# Searching and Sorting¶

We have two basic data structures available now: the Array, and a Linked List. These are great for saving many data items, but we need to look at a few ways to use the data once it is in one of these things.

## Searching¶

The basic tool to searching a data structure is the loop.

Lets start by finding the biggest and smallest element in a simple array. Here is the basic program:

### Searching for an Integer¶

Here is what we want to do (this should look familiar):

#include <iostream>

using namespace std;
#define NUMSCORES 7

int searchMin(int list[], int size);
int searchMax(int list[], int size);

int main() {
int testScores[] = { 90,67,86,88,98,69,72};

int minScore;
int maxScore;

minScore = searchMin(testScores,NUMSCORES);
maxScore = searchMax(testScores,NUMSCORES);

cout << "min = " << minScore << " max = " << maxScore << endl;
}


### Finding min and max¶

You gave this problem a try in an earlier lab. Let’s revisit the idea again.

The challenge is to figure out how to locate the required elements in the lists.

We solve this problem by looping over all the items in the Array (or list).

As you start, you have no items in hand. When you look at the first item it is both the biggest and the smallest seen so far, so we set a variable to this value (as either biggest or smallest depending on what you are looking for).

Then we enter a loop looking at the rest of the items doing a comparison and replacing our current selection if needed.

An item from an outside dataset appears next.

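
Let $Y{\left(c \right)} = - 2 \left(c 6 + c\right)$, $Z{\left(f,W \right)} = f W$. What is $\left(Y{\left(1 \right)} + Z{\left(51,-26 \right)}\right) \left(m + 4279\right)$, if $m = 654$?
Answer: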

int searchMin(int list[], int size) {
int min = list[0];
for(int i=1;i<size;i++) {
if(list[i] < min) min = list[i];
}
return min;
}

int searchMax(int list[], int size) {
int max = 0list[0];
for(int i=1;i<size;i++) {
if(list[i] > max) max = list[i];
}
return max;
}


Running this example gives us this result:

$search min = 67 max = 98  That was not very hard, was it? ### Finding an Element¶ If we want to know if some item is in the list, we again need to search all the elements, since we do not know where it might be. Here is a routine to find an element bool findItem(int list[], int size, int item) { bool found = false; for(int i=0;i<size;i++) { if(list[i] == item) { found = true; break; } } return found; }  This is less than ideal. The logic here returns true if the item is in the array, but we do not know where it is located. Can you think of a way to return the index where the item was found? What if the item is not in the list? What value will you return? Let’s try this code out: int item = 88; findItem(testScores,NUMSCORES,item); item = 30; findItem(testScores,NUMSCORES,item);  And we get this result: $ locate
88 is in the list
30 is not in the list


Now that we have got the basic idea of how we move through an array searching for something, let’s try to sort the array.

## Sorting an Array¶

How do we sort things? We obviously need to search for the biggest element in the list and put it first (assuming we want the biggest number first in our result). How do we get it there?

Think how you might do it manually. You would scan the array and locate the biggest element. Then you would need to move it to the front of the list. But there is something sitting there, so we need to put that element somewhere. Why not just swap them?

Now what.

We have the biggest element in place. Let’s just repeat the search, but now we look at only those elements from the second position down!

Neat!

### Helper Routines¶

Before we try to code this, lets build a helper routine. This routine will tell us the index of the biggest element in a list. It looks like this:

#### Locating the Biggest Element¶

int locateMax(int list[],int size) {
int max = list[0];
int index = -1;

for(int i=1;i<size;i++) {
if(list[i] > max) {
max = list[i];
index = i;
}
}
return index;
}


This look very similar to the search routine we had earlier.

Now, we need to work our way through the array, using this routine, and swapping elements. You will need to study this code and see how it works. Can you make it simpler?

#### Sorting Routine¶

void sortArray(int list[], int size) {
for(int i=0;i<size;i++) {
// get the biggest element from the i-th position down
int bigint = locateMax(list+i,size-i) + i;

// swap biggest with the first
int temp = list[bigint];
list[bigint] = list[i];
list[i] = temp;
}
}


Look closely at what is going on. We are looping over the entire array, looking for the biggest element in the sub-array that starts at index i. When we find that element, we swap the contents of the current array position i with the location of the biggest element. When the smoke clears, we get a sorted array!

Note

Go back and look at that code again. In the sortArray function, we call the findMax function. That second function takes a list as a parameter. Notice that we call it with an expression: list + 1. WHat in the world happens there?

C++ sends down an address when we pass an array to the function, The address of the list is just list. Howeverm we added “i” to that address. If you remember how memory is organized in an array, that expression calculated the address of the next item in the list. So, findMax does not the initial address of the list, it gets successively smaller lists to search. That is just what we want here!

### Sorted Output¶

\$ sort
0 = 98
1 = 90
2 = 88
3 = 86
4 = 72
5 = 69
6 = 67


This kind of code is very useful when you have complex data and you need to locate some value. Remember that an array can hold any object, even objects from some class. Our search scheme can be adapted to look inside each object and sort based on some attribute inside!